Sebat ve İnat

Sözlükler yukarıdaki iki kelime için, birbirine benzer tanımlar veriyor. İkisinin de ortak yanı, bir konuda "direnme", "diretme" anlamını taşımaları.
Ancak Türkçemiz "sihirli" bir dildir ve bu sihriyle, "sebat" kelimesinin içine bir tutam olumluluk, "inat kelimesinin içine de bir soluk "olumsuzluk" yüklemiştir.


Reis ve arkadaşları, uzun bir süredir Türkiye'yi, sebatla değil inatla yönetiyor.


İşçilerin, emekçilerin kıdem tazminatı fonunda biriken paralarına el koymak için, onlarla, onların sendikal örgütleri ile inatlaşıp duruyor.


Barolardan başlayarak, TMMOB, TTB gibi meslek kuruluşlarını bölüp, yetkilerini tırpanlayarak, muhalefetlerini engellemek üzere  yasal düzenlemeler yapmak için, bu mesleklerin mensuplarını ve toplumun demokrat, özgürlükçü kesimini inatla karşısına alıyor.


Dünyanın, insanlığın bir "kültür mirası" olduğunu kabul ettiği Ayasofya'yı, artık neredeyse tamamen Saraya bağlı yargı aracılığı ile tekrar camiye dönüştürmeyi başararak, "yedi düvel" ile inatlaşmayı bir ileri aşamaya taşıdı bile.


Bu inatlaşmalar ülkeyi rahatsız ediyor.Kendi iktidarını da belirgin bir biçimde zayıflatıyor.


Peki, Reis ve arkadaşları bunu neden yapıyor? Bu inatlaşmayı ne için sürdürüyor? Bunun mantıki bir açıklaması var mı?


Tabii ki var. Bu uzlaşmazlık, bu inatlaşma durumu, çok açıkça "çaresizlikten" kaynaklanıyor. Çaresizliğin kökeninde de "ne yapacağını bilememe" olgusu yatıyor.
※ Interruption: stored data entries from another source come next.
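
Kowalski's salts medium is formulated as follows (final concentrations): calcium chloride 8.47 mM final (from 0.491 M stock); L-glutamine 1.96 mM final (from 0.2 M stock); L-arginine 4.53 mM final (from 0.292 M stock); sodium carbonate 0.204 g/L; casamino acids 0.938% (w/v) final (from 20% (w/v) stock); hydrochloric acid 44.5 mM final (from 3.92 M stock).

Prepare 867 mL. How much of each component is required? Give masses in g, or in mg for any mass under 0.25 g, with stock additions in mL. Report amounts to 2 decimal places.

calcium chloride 14.96 mL; L-glutamine 8.50 mL; L-arginine 13.45 mL; sodium carbonate 176.87 mg; casamino acids 40.66 mL; hydrochloric acid 9.84 mL

Scale factor relative to 1 L: 0.867.
calcium chloride: C1V1 = C2V2 → 8.47 mM × 867 mL ÷ 491 mM = 14.96 mL
L-glutamine: dilute stock: 1.96 mM × 867 mL ÷ 200 mM = 8.50 mL
L-arginine: dilute stock: 4.53 mM × 867 mL ÷ 292 mM = 13.45 mL
sodium carbonate: 0.204 g/L × 0.867 L = 0.176868 g = 176.87 mg
casamino acids: dilute stock: 0.938% ÷ 20% × 867 mL = 40.66 mL
hydrochloric acid: V = C2·V2/C1 = 44.5 mM × 867 mL ÷ 3920 mM = 9.84 mL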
Reis ve onun partisi, 20 yıla yaklaşan iktidarının son iki yılını "tek adam yönetimine dönüştürerek -amiyane deyimle- iyice "çuvalladı".


En önce ekonominin, sonra hukukun , adaletin ve dolayısıyla demokrasinin ipleri ister istemez elinden kaçtı.


Türkiye, kafası kesilmiş tavuk gibi, iç ve dış politikada sağa sola savrulmaya başladı.Toplumda karamsarlık ve umutsuzluk tavana vurdu. 


Homurdanmalar, protestolar,"dislike" denen "beğenmemeler" arttıkça, Reis, Devleti bir "polis devletine "dönüştürdü. Bu amaçla, doğrudan kendisine bağlı bir "bekçi" ordusu bile kurdu.Artık her memnuniyetsizlik, iktidara her karşı çıkış,polis şiddeti, savcılık soruşturması ve "karakuşi" yargı kararları ile, bir hapishane koğuşuna ya da hücresine tıkılmakla sonuçlanıyor.


Bütün bunlar, Reis ve yandaşları için "yolun tükendiği" anlamına geliyor. 


Hayatla ve gelecekle inatlaşılır mı hiç?